Kohn Anomalies in Superconductors

TL;DR

This paper investigates Kohn anomalies in superconductors, revealing that they are stronger and persist at finite temperature compared to normal metals, with potential applications in high-temperature superconductor analysis.

Contribution

It demonstrates the existence and characteristics of Kohn anomalies in superconductors, highlighting their differences from metallic anomalies and their dependence on phonon frequency and temperature.

Findings

Anomalies exist when phonon frequency exceeds twice the superconducting gap.

Superconducting anomalies are stronger and survive at finite temperature.

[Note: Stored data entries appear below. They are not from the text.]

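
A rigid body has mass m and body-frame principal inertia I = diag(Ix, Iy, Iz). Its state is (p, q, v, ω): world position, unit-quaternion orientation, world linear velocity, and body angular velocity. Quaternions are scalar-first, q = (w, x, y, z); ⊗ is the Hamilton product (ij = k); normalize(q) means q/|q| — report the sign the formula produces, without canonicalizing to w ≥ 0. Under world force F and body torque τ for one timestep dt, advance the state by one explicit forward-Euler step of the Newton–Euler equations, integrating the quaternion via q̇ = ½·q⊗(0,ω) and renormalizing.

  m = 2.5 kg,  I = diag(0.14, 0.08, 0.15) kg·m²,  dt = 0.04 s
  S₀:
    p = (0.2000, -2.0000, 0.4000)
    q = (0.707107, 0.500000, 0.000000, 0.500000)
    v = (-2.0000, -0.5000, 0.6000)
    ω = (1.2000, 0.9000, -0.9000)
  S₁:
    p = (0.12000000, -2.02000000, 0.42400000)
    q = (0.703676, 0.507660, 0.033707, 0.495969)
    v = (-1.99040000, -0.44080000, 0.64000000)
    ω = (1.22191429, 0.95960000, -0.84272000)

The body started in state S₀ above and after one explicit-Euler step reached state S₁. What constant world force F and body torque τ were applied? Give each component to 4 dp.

F = (0.6000, 3.7000, 2.5000)
τ = (0.0200, 0.1300, 0.1500)

v₁ − v₀ = (0.00960000, 0.05920000, 0.04000000)
m·(v₁−v₀)/dt = (0.6000, 3.7000, 2.5000)
ω₁ − ω₀ = (0.02191429, 0.05960000, 0.05728000)
ω₀×(Iω₀) = (-0.0567, 0.0108, -0.0648)
τ = I·(Δω/dt) + ω₀×(Iω₀) = (0.0200, 0.1300, 0.1500)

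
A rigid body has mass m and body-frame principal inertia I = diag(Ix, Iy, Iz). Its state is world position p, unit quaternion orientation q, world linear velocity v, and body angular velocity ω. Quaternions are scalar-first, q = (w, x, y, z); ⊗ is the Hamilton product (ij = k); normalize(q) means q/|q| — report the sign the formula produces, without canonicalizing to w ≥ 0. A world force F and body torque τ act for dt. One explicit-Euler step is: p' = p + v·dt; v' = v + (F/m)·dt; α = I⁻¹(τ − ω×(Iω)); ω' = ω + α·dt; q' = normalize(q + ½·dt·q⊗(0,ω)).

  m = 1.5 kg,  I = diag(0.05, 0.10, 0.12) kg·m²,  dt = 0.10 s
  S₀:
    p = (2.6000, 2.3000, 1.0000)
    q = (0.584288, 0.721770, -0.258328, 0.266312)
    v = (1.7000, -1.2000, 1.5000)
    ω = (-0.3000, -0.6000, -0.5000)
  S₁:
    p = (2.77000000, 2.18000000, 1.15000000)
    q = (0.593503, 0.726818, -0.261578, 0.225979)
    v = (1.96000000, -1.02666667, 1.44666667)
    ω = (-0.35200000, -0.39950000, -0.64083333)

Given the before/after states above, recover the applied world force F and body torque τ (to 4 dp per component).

velocity change Δv = (0.26000000, 0.17333333, -0.05333333)
F = m·Δv/dt = (3.9000, 2.6000, -0.8000)
Δω = ω₁−ω₀ = (-0.05200000, 0.20050000, -0.14083333)
ω₀×(Iω₀) = (0.0060, -0.0105, 0.0090)
I·α + gyro = (-0.0200, 0.1900, -0.1600)

F = (3.9000, 2.6000, -0.8000)
τ = (-0.0200, 0.1900, -0.1600)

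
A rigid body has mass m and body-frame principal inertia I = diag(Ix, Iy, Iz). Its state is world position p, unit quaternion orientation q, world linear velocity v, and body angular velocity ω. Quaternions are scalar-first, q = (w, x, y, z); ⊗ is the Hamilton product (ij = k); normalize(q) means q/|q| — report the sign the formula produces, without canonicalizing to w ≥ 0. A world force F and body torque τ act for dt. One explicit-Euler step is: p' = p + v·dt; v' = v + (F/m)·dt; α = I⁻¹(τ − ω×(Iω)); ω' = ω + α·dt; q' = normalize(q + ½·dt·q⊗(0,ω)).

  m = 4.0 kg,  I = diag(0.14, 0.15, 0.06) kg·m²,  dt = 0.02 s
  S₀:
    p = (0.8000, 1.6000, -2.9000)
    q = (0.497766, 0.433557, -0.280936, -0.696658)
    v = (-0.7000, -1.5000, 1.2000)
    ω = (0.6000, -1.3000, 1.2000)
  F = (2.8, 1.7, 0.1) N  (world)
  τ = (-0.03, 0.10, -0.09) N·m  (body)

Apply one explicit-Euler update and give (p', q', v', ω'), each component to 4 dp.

p' = (0.7860, 1.5700, -2.8760)
q' = (0.4998, 0.4240, -0.2967, -0.6945)
v' = (-0.6860, -1.4915, 1.2005)
ω' = (0.5757, -1.2943, 1.1726)

a = (0.7000, 0.4250, 0.0250)
new position p' = (0.7860, 1.5700, -2.8760)
new velocity v' = (-0.6860, -1.4915, 1.2005)
ω×(Iω) gyroscopic = (0.1404, 0.0576, -0.0078)
α = I⁻¹(τ − ω×Iω) = (-1.2171, 0.2827, -1.3700)
new body rate ω' = (0.5757, -1.2943, 1.1726)
Hamilton product q⊗(0,ω) = (0.2106386, -0.9441190, -1.5853590, 0.2022567)
q' = normalize(q + ½dt·q⊗(0,ω)) = (0.4998, 0.4240, -0.2967, -0.6945)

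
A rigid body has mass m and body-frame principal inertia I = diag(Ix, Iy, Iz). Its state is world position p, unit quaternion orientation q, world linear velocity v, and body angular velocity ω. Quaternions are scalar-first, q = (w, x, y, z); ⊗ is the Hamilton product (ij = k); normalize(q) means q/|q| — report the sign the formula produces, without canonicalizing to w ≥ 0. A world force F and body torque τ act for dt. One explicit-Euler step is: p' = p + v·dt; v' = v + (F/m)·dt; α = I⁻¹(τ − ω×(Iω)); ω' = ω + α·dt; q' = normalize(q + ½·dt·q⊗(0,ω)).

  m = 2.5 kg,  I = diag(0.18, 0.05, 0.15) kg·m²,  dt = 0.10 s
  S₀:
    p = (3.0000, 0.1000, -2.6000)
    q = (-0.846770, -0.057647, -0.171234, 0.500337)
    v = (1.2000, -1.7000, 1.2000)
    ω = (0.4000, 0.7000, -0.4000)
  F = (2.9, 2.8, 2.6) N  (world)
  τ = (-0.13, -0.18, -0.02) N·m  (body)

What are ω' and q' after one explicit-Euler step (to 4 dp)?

ω×(Iω) gyroscopic = (-0.0280, -0.0048, -0.0364)
(τ − ω×Iω)/I = (-0.5667, -3.5040, 0.1093)
ω' = ω + α·dt = (0.3433, 0.3496, -0.3891)
2q̇ = q⊗(0,ω) = (0.3430574, -0.6204503, -0.4156630, 0.3668487)
updated quaternion q' = (-0.8288, -0.0886, -0.1918, 0.5182)

ω' = (0.3433, 0.3496, -0.3891)
q' = (-0.8288, -0.0886, -0.1918, 0.5182)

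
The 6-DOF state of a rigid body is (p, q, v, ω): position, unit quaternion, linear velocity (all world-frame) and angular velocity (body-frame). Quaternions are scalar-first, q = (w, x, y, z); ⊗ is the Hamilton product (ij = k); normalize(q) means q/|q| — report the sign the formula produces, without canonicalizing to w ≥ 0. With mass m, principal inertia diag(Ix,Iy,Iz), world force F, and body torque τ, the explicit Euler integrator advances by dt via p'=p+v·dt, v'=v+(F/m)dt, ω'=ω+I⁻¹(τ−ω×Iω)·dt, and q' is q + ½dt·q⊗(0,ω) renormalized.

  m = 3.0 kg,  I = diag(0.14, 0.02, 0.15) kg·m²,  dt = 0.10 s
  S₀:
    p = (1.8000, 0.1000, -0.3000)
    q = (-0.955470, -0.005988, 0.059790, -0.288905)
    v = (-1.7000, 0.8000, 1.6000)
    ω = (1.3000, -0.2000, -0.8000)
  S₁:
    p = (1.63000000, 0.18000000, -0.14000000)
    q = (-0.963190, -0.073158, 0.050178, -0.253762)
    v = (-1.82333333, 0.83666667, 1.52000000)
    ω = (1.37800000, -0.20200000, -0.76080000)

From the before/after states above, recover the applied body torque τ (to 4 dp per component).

τ = (0.1300, 0.0100, 0.0900)

rate change Δω = (0.07800000, -0.00200000, 0.03920000)
gyro term ω₀×Iω₀ = (0.0208, 0.0104, 0.0312)
τ = I·(Δω/dt) + ω₀×(Iω₀) = (0.1300, 0.0100, 0.0900)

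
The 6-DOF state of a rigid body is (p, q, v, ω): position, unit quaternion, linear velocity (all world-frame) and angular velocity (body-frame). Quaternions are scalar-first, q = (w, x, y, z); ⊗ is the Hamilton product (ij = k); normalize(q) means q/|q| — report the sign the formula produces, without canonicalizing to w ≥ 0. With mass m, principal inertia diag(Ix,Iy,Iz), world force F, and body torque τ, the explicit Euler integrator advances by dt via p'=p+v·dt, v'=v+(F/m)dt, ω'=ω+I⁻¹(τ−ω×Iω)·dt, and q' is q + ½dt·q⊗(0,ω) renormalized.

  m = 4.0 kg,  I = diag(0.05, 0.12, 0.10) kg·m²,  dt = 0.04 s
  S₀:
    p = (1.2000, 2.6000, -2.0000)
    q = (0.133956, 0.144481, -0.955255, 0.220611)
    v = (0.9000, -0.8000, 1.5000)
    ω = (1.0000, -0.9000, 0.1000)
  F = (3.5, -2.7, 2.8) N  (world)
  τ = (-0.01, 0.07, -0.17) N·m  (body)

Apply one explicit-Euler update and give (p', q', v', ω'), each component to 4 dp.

p' = (1.2360, 2.5680, -1.9400)
q' = (0.1134, 0.1492, -0.9532, 0.2373)
v' = (0.9350, -0.8270, 1.5280)
ω' = (0.9906, -0.8750, 0.0572)

angular accel α = (-0.2360, 0.6250, -1.0700)
ω' = ω + α·dt = (0.9906, -0.8750, 0.0572)
2q̇ = q⊗(0,ω) = (-1.0262716, 0.2369804, 0.0856025, 0.8386177)
q + ½dt·q⊗(0,ω), renormalized = (0.1134, 0.1492, -0.9532, 0.2373)
a = F/m = (0.8750, -0.6750, 0.7000)
p + v·dt = (1.2360, 2.5680, -1.9400)
v + (F/m)dt = (0.9350, -0.8270, 1.5280)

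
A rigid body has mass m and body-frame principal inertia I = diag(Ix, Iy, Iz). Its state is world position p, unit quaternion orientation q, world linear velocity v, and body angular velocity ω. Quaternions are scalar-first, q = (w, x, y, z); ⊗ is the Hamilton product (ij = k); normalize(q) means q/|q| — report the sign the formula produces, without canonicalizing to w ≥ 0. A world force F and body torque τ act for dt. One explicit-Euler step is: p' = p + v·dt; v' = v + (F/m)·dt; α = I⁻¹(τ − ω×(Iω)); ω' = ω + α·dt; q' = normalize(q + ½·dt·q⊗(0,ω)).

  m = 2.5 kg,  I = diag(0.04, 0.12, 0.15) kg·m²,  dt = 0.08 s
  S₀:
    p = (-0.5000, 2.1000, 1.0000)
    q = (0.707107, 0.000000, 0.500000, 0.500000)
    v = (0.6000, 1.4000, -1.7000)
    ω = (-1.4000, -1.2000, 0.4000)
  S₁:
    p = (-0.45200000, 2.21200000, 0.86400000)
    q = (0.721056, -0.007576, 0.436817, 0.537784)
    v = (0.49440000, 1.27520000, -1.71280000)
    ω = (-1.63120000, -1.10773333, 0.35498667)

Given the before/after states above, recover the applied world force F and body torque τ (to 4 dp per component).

Δv = v₁−v₀ = (-0.10560000, -0.12480000, -0.01280000)
applied force F = (-3.3000, -3.9000, -0.4000)
Δω = ω₁−ω₀ = (-0.23120000, 0.09226667, -0.04501333)
ω₀×(Iω₀) = (-0.0144, 0.0616, 0.1344)
I·α + gyro = (-0.1300, 0.2000, 0.0500)

F = (-3.3000, -3.9000, -0.4000)
τ = (-0.1300, 0.2000, 0.0500)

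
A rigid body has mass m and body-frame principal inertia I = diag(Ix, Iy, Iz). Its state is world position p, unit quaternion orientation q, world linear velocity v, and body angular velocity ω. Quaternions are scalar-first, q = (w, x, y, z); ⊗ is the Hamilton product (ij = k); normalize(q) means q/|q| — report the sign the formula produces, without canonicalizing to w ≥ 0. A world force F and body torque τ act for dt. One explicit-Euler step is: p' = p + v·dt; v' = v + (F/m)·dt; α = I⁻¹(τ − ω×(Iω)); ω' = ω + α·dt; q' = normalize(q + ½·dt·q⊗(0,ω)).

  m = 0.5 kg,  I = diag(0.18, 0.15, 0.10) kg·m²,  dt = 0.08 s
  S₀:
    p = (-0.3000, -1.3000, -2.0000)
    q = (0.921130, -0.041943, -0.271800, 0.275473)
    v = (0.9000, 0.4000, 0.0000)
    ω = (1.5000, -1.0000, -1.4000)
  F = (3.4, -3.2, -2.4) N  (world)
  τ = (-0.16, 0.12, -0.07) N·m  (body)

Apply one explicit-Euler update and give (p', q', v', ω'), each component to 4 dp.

p' = (-0.2280, -1.2680, -2.0000)
q' = (0.9244, 0.0394, -0.2932, 0.2409)
v' = (1.4440, -0.1120, -0.3840)
ω' = (1.4600, -0.8464, -1.4920)

precession coupling ω×(Iω) = (-0.0700, -0.1680, 0.0450)
α = I⁻¹(τ − ω×Iω) = (-0.5000, 1.9200, -1.1500)
new body rate ω' = (1.4600, -0.8464, -1.4920)
q⊗(0,ω) = (0.1767767, 2.0376880, -0.5666407, -0.8399390)
updated quaternion q' = (0.9244, 0.0394, -0.2932, 0.2409)
a = (6.8000, -6.4000, -4.8000)
p + v·dt = (-0.2280, -1.2680, -2.0000)
v + (F/m)dt = (1.4440, -0.1120, -0.3840)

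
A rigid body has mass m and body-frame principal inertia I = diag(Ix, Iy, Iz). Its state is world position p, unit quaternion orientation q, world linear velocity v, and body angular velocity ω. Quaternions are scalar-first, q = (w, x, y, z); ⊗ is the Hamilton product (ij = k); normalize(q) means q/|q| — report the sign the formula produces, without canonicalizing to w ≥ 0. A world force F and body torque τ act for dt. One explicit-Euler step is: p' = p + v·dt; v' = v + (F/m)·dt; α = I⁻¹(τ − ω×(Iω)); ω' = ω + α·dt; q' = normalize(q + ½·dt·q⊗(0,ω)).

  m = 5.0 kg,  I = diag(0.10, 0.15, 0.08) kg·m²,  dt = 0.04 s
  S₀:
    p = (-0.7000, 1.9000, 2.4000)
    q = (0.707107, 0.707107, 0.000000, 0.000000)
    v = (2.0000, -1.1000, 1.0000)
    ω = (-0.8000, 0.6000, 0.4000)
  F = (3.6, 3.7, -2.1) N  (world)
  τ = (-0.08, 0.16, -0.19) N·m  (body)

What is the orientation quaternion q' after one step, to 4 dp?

q' = (0.7183, 0.6956, 0.0028, 0.0141)

q⊗(0,ω) = (0.5656856, -0.5656856, 0.1414214, 0.7071070)
q' = normalize(q + ½dt·q⊗(0,ω)) = (0.7183, 0.6956, 0.0028, 0.0141)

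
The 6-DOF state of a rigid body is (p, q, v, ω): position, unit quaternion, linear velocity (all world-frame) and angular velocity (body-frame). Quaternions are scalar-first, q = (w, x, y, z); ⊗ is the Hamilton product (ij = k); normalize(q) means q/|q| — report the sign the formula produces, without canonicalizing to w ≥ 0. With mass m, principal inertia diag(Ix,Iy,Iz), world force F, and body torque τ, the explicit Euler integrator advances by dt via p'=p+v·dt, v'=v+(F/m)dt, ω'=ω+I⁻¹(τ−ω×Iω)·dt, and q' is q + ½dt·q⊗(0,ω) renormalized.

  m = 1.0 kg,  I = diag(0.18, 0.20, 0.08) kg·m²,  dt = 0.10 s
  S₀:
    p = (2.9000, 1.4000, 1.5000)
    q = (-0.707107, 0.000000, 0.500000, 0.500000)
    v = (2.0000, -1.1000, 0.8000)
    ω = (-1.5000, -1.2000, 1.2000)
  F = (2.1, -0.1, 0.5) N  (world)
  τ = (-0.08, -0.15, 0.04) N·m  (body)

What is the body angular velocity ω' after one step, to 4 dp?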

Anomalies can help determine Fermi surface features in superconductors.

Abstract

I present the detailed behavior of phonon dispersion curves near momenta which span the electronic Fermi sea in a superconductor. I demonstrate that an anomaly, similar to the metallic Kohn anomaly, exists in a superconductor's dispersion curves when the frequency of the phonon spanning the Fermi sea exceeds twice the superconducting energy gap. This anomaly occurs at approximately the same momentum but is {\it stronger} than the normal-state Kohn anomaly. It also survives at finite temperature, unlike the metallic anomaly. Determination of Fermi surface diameters from the location of these anomalies, therefore, may be more successful in the superconducting phase than in the normal state. However, the superconductor's anomaly fades rapidly with increased phonon frequency and becomes unobservable when the phonon frequency greatly exceeds the gap. This constraint makes these anomalies useful only in high-temperature superconductors such as $\rm La_{1.85}Sr_{.15}CuO_4$.